IL PROGRAMMA
Nello specifico il programma si estende, come detto, per cinque giorni ai quali va aggiunta una pre-apertura il 14 novembre con la video installazione La montagna magica di Micol Roubini che indaga l’ecosistema della più grande cava d’amianto d’Europa a Balangero (TO).
Mercoledì 15 novembre si aprono, invece, ufficialmente le proiezioni del Festival con The Pixelated Revolution. A seguire il focus dedicato a Guido van der Werve, in sala per presentare la prima italiana di Nummer Achttien –The Breath of Life, una “autofiction” che racconta il suo percorso di riabilitazione dopo un grave incidente.
Il 16 novembre prevede un’alternanza tra cinema e arte. L’Accademia di Belle Arti di Firenze ospita il primo dei Festival Talk: una lecture di Guido van der Werve. Successivamente spazio per il primo documentario del festival: Robert Irwin: A Desert of Pure Feeling di Jennifer Lane, in cui l’artista californiano racconta le sue installazioni di luce e spazio. A seguire ancora il focus dedicato a van der Werve con la proiezione prima di Nummer acht, everything is going to be alright e poi di Nummer veertien, Home.

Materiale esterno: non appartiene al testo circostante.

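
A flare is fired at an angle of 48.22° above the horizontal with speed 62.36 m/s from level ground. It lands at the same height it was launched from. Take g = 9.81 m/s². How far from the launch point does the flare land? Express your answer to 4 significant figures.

Components: v_x = 62.36 cos 48.22° = 41.549 m/s, v_y = 62.36 sin 48.22° = 46.502 m/s.
Time of flight (same landing height): t = 2 v_y / g = 2 × 46.502 / 9.81 = 9.4805 s.
Range: R = v_x · t = 41.549 × 9.4805 = 393.9 m.

393.9 m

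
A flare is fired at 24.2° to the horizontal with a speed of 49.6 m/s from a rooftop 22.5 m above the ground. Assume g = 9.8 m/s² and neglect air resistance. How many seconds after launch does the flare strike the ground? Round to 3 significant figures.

5.06 s

Vertical component: v_y = 49.6 sin 24.2° = 20.33 m/s.
Taking up as positive with launch at y = 22.5 m, landing at y = 0: 0 = 22.5 + 20.33 t − ½(9.8) t².
Solving 4.900 t² − 20.33 t − 22.5 = 0 gives t = [20.33 + √(20.33² + 4·4.900·22.5)] / 9.800 = 5.06 s.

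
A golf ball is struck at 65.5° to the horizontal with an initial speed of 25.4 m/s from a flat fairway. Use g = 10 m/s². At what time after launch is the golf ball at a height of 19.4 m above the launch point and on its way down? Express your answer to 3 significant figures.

v_y0 = 25.4 sin 65.5° = 23.11 m/s.
Set y = v_y0 t − ½ g t² = 19.4: 5.000 t² − 23.11 t + 19.4 = 0.
t = [23.11 ± √(534.1 − 388.0)] / 10 = (23.11 ± 12.09) / 10, giving t = 1.10 s or t = 3.52 s.
On the way down corresponds to the larger root: t = 3.52 s.

3.52 s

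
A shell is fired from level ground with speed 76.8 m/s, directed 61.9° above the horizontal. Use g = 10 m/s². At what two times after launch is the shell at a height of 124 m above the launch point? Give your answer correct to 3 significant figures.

2.18 s and 11.4 s

v_y0 = 76.8 sin 61.9° = 67.75 m/s.
Set y = v_y0 t − ½ g t² = 124: 5.000 t² − 67.75 t + 124 = 0.
t = [67.75 ± √(4590 − 2480)] / 10 = (67.75 ± 45.93) / 10, giving t = 2.18 s or t = 11.4 s.
So the shell is at 124 m at t = 2.18 s (rising) and t = 11.4 s (falling).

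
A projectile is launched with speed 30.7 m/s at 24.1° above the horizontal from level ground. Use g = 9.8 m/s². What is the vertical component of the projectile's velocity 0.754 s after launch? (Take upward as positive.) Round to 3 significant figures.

5.15 m/s

Initial vertical component: v_y0 = 30.7 sin 24.1° = 12.54 m/s.
v_y(t) = v_y0 − g t = 12.54 − 9.8 × 0.754 = 5.15 m/s.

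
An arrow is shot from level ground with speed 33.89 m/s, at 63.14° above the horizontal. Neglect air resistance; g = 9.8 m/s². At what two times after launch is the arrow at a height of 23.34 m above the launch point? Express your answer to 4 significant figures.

v_y0 = 33.89 sin 63.14° = 30.234 m/s.
Set y = v_y0 t − ½ g t² = 23.34: 4.900 t² − 30.234 t + 23.34 = 0.
t = [30.234 ± √(914.09 − 457.46)] / 9.8 = (30.234 ± 21.369) / 9.8, giving t = 0.9046 s or t = 5.266 s.
So the arrow is at 23.34 m at t = 0.9046 s (rising) and t = 5.266 s (falling).

0.9046 s and 5.266 s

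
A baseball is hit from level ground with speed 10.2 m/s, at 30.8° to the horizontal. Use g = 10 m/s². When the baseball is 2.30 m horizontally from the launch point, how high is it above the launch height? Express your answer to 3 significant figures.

1.03 m

v_x = 10.2 cos 30.8° = 8.761 m/s, v_y0 = 10.2 sin 30.8° = 5.223 m/s.
Time to reach x = 2.30 m: t = x / v_x = 2.30 / 8.761 = 0.2625 s.
y = v_y0 t − ½ g t² = 5.223×0.2625 − 5.000×0.2625² = 1.03 m.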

Per concludere la serata Capital di Basma Alsharif, film satirico sul progetto di una nuova capitale egiziana pianificata fin dagli anni ’70, poi l’anteprima italiana di Bloodlines di Amie Siegel, ritratto del pittore britannico George Stubbs e, infine, Canyon - Katharina Grosse di Heinz-Peter Schwerfel che segue la realizzazione dell’opera permanente dell’artista tedesca per la Fondation Louis Vuitton di Parigi.
Il giorno successivo spazio per una masterclass di Amie Siegel, ma anche per il documentario Dead Dance di Domenico Palma che ripercorre il processo di realizzazione della grande installazione di Giulia Cenci per la Biennale di Venezia 2022, e per l’anteprima mondiale del primo dei quattro film prodotti grazie al VISIO Production Fund: Bliss Point di Gerard Ortín Castellví. Oltre a questo anche Look On the Bright Side di Yuyan Wang, prodotto da Petit Chaos, co-prodotto dallo Schermo dell’arte con FRAC Bretagne.
Nella stessa giornata prevista anche la proiezione di Ragnar Kjartansson: I’m Not An Authentic Human Being di Roxanne Bagheshirin Lærkesen, in anteprima italiana, per ripercorrere la carriera dell’artista islandese e l’anteprima mondiale di Message from Mars di John Menick, film essay realizzato con tecniche di animazione 3D e 2D, filmati d’archivio e documenti storici che riflette sul desiderio dell’umanità di colonizzare il pianeta Marte. E, per concludere, anche la proiezione di Dearest Fiona di Fiona Tan.